I see myself in my little girl and wait for the day that she, like her big sister, will just read - without forming letters into words, without even being conscious that she is, indeed, reading.
Sometimes, as I watch my children, memories of my father come visiting because he taught me about loving language and loving books. Our Cape Flats home was poor, but we always had books - secondhand books and ones from the public library.
Once a week, my siblings and I would fight over plastic carrier bags for our books, scrub our hands and walk down the road to the local library. The librarians were so strict, they'd inspect our hands before they allowed us anywhere near the books.
But having passed the clean hands test, we'd disappear into our different sections, only to reunite to walk back home.
For an incredibly shy child with no social graces, books became an enduring friend who could not disappoint me.
I borrowed my dad's Louis l'Amour and JT Edson novels and escaped into America's old West.
I got to know Biggles and Horatio Hornblower - the kind of fiction that enthralled British boys.
More than a decade after his death, I still remember the stack of books next to my dad's side of the bed, the trips to Robin's Nest in Plumstead for secondhand comics, along with Tintin and Asterix adventures.

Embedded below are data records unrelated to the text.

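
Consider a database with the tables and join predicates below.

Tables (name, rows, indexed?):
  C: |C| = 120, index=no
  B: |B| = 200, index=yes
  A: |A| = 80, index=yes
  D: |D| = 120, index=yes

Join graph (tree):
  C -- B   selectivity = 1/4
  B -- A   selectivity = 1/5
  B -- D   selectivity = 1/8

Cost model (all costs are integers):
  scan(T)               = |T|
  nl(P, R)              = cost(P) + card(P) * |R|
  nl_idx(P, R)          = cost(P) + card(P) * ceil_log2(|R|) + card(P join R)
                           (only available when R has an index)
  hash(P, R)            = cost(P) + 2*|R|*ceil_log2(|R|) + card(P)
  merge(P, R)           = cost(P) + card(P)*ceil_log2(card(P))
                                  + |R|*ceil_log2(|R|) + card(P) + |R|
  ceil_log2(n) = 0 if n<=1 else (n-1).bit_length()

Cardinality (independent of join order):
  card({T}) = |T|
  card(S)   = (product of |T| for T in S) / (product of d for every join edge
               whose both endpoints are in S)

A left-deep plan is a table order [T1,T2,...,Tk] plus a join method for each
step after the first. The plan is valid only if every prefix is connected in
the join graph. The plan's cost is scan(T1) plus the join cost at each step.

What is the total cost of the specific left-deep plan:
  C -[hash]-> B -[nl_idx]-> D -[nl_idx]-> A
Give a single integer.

2205440

step 1: scan C: cost=120, card=120
step 2: join B via hash
    card(P join B) = 120*200/(4) = 6000
    cost = 120 + 2*200*8 + 120 = 3440
step 3: join D via nl_idx
    card(P join D) = 6000*120/(8) = 90000
    cost = 3440 + 6000*7 + 90000 = 135440
step 4: join A via nl_idx
    card(P join A) = 90000*80/(5) = 1440000
    cost = 135440 + 90000*7 + 1440000 = 2205440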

And, I wish he was still around so that he could introduce my girls to Hergé's Captain Haddock, Thompson and Thompson, Professor Calculus from Tintin.
It is this deep and abiding love for language and reading which, I think, has deeply influenced the career I eventually chose.
It is for this reason that, as editor of The Times, I am so extremely proud to announce the launch of our Nal'ibali reading campaign.
From tomorrow, we will publish a bilingual supplement that will appear every week during the school term. It will contain stories and story-related activities to help grow a love for reading across South Africa.
Hopefully, it will encourage our readers to start reading clubs in their communities and spread the magic of story-telling and reading. We are sure you will find value in these supplements.